I have searched now a couple of hours through the net to find any hint about how to explode a nested struct
in an Apache DataFrame using pyspark. For array
and map
types there exists the function explode()
in pyspark.sql.functions
, however for a struct
type such a function is not available (would be a nice feature though).
This is my problem:
I have a DataFrame that looks the following:
newJSON = '{"level_instance_json":{"events":{"0":{"id":1,"visible":true},"1":{"id":2,"visible":true},"2":{"id":1,"visible":false},"3":{"id":2,"visible":false}}},"user_id":"a1"}'
newJSON2 = '{"level_instance_json":{"events":{"0":{"id":1,"visible":true},"1":{"id":2,"visible":true},"2":{"id":1,"visible":false},"3":{"id":2,"visible":false}}},"user_id":"b2"}'
dfJSON = spark.read.json( sc.parallelize( [newJSON, newJSON2] ) )
dfJSON.printSchema()
You see clearly the nested structure in the level_instance_json
struct
. Now what I want to have is all of these nested structures exploded such that there are for each numbered struct
(i.e. 0
, 1
, 2
, 3
) a new row (numbered by 0
, 1
, 2
, 3
).
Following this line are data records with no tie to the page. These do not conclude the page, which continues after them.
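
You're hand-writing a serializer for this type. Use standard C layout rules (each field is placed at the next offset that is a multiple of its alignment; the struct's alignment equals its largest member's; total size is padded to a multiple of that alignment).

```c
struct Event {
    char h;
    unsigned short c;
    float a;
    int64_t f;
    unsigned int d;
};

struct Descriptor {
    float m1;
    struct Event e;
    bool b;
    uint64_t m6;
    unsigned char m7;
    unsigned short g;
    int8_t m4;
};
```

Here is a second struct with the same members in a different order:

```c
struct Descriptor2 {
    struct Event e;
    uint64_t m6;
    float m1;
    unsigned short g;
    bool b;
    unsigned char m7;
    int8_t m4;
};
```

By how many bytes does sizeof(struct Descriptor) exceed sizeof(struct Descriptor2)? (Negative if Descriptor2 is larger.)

Event: 0..1  h  (1B, 1-aligned); 1..2  -- padding (1B); 2..4  c  (2B, 2-aligned); 4..8  a  (4B, 4-aligned); 8..16  f  (8B, 8-aligned); 16..20  d  (4B, 4-aligned); 20..24  -- tail padding (4B); sizeof = 24, alignof = 8
0..4  m1  (4B, 4-aligned)
4..8  -- padding (4B)
8..32  e  (24B, 8-aligned)
32..33  b  (1B, 1-aligned)
33..40  -- padding (7B)
40..48  m6  (8B, 8-aligned)
48..49  m7  (1B, 1-aligned)
49..50  -- padding (1B)
50..52  g  (2B, 2-aligned)
52..53  m4  (1B, 1-aligned)
53..56  -- tail padding (3B)
sizeof = 56, alignof = 8
— Descriptor2 —
0..24  e  (24B, 8-aligned)
24..32  m6  (8B, 8-aligned)
32..36  m1  (4B, 4-aligned)
36..38  g  (2B, 2-aligned)
38..39  b  (1B, 1-aligned)
39..40  m7  (1B, 1-aligned)
40..41  m4  (1B, 1-aligned)
41..48  -- tail padding (7B)
sizeof = 48, alignof = 8
56 − 48 = 8

8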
So, all my variables are on the same level:
event_id | id | visible | user_id
0 1 true a1
1 2 true a1
2 1 false a1
3 2 false a1
0 1 true b2
1 2 true b2
2 1 false b2
3 2 false b2
It is probably first a kind of exlode
and then something like transpose
(from column to row). How can this be done?
For my final task I have to somehow loop through all the numbered structs and I assume that exploding the nested structures makes this more efficient. If you have other suggestions, feel free to tell. I appreciate any good advice here.